Mayor Bill de Blasio on Monday signed into law Intro 1447-C, a landmark construction safety bill introduced and advocated for by Council Member Jumaane D. Williams (D-Brooklyn), deputy leader and chair of the City Council’s Housing and Buildings Committee.
The measure will institute mandatory construction worker safety training standards, including setting the minimum amount of safety training hours for New York City construction workers.
Many of those workers joined workers’ rights advocates in celebrating the signing on Monday afternoon, according to Williams, representative for the 45th Council District in Brooklyn.
The bill, co-sponsored by Council Member Carlos Menchaca, passed through City Council in a unanimous vote on Sept. 27.
Now law, it mandates that workers have a cumulative total of 40-55 hours of training, phased in over time.
The first 10 hours must be completed by March 2018, 30 hours by Dec. 1 of that year, and 40-55 within five months of that date.
Extensions can be granted to the second and third milestone, if necessary.
Williams said a task force has been created to help facilitate the training and determine its content, in conjunction with the city’s Department of Buildings.
While signing Intro 1447-C, in the rotunda of City Hall, de Blasio spoke of the need to protect all workers, regardless of affiliation, as they build the city, a sentiment echoed by Gary LaBarbera, president of the Building and Construction Trades Council of Greater New York.
Manhattan Borough President Gale Brewer and Menchaca also spoke of the urgent need to improve worker safety in light of the recent deaths of workers on construction sites.
Williams said he led the hall in a moment of silence to honor the workers who had passed before he addressed the gathering.
“In a city constantly under construction, worker safety is of paramount importance,” Williams said. “For too long, though, an eroded culture of safety in the industry has led to unsafe conditions, injury and death, with developers insulated from responsibility for these tragedies.
“Requiring a uniform baseline amount of safety training is a long overdue and critically important measure toward having a tangible impact on worker’s well-being and beginning to correct the culture of the industry, restoring the safety of those who build this city as the top priority.
“I would like to thank Council Member Menchaca and Speaker Mark-Viverito for helping to bring this bill before the Mayor today, and I thank the Mayor for recognizing the urgency of this matter and moving to address it,” he continued.
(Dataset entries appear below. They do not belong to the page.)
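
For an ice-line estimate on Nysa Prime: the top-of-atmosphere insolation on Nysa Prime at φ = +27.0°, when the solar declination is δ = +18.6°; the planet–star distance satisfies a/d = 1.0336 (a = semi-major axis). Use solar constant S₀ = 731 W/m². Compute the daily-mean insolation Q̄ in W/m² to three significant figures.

Q̄ ≈ 270 W/m²

cos H₀ = −tan(+27.0°) tan(+18.600°) = -0.1715, H₀ = 1.7431 rad.
Bracket: H₀ sin φ sin δ + cos φ cos δ sin H₀ = 1.7431×0.45399×0.31896 + 0.89101×0.94777×0.98519 = 0.252409 + 0.831966 = 1.084375.
Inverse-square distance factor (a/d)² = 1.0336² = 1.068329.
Q̄ = (S₀/π) × 1.068329 × [bracket] = (731/π) × 1.068329 × 1.084375 = 269.6 W/m².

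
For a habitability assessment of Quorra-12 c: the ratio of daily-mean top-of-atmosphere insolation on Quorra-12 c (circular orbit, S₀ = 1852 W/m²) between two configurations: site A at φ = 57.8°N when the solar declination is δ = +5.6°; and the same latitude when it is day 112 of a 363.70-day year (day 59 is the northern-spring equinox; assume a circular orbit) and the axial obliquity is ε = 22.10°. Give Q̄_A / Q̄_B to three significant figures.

Q̄_A / Q̄_B ≈ 0.688

— Configuration A (φ=+57.8°):
cos H₀ = −tan(+57.8°) tan(+5.600°) = -0.1557, H₀ = 1.7271 rad.
Bracket: H₀ sin φ sin δ + cos φ cos δ sin H₀ = 1.7271×0.84619×0.09758 + 0.53288×0.99523×0.98780 = 0.142609 + 0.523868 = 0.666477.
Q̄ = (S₀/π) × [bracket] = (1852/π) × 0.666477 = 392.89 W/m².
— Configuration B (φ=+57.8°):
Solar longitude: λ_s = 360° × (112 − 59)/363.70 = 52.461°.
sin δ = sin 22.10° × sin 52.461° = 0.29832, so δ = +17.357°.
cos H₀ = −tan(+57.8°) tan(+17.357°) = -0.4963, H₀ = 2.0902 rad.
Bracket: H₀ sin φ sin δ + cos φ cos δ sin H₀ = 2.0902×0.84619×0.29832 + 0.53288×0.95447×0.86814 = 0.527640 + 0.441552 = 0.969192.
Q̄ = (S₀/π) × [bracket] = (1852/π) × 0.969192 = 571.35 W/m².
Ratio Q̄_A / Q̄_B = 392.89 / 571.35 = 0.6877.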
Menchaca said construction work is “as dangerous as it is important to the city.
“I take very seriously the safety of workers and the public, and it is clear that big changes have to be made,” he said. “The most simple and effective way we can protect our construction workers and the people around them is by providing them with quality safety training.
“Putting people in our community in danger for the sake of profit is completely irresponsible,” he added. “As chair of the Committee on Immigration, I have a special responsibility to speak out on behalf of our immigrant population, in particular for immigrant workers who lack access to safety training and protections.
“It is our obligation to take action to end this full-blown safety crisis,” Menchaca continued. “As we take this critically-important step by passing Intro 1447-C into law, we must continue the hard work of achieving a genuine culture of safety around construction sites.”
Brewer said the sheer scale and non-stop nature of construction in the city mean “we need to make sure we have the best-trained, best-protected construction workforce in the country.”
She said that when she had convened an industry working group to consider worksite safety, increased training for mid-rise projects and quality control for that training were issues that kept coming up.
“I’m pleased to have worked with Chairman Williams and Council Member Menchaca to support this important legislation,” she said.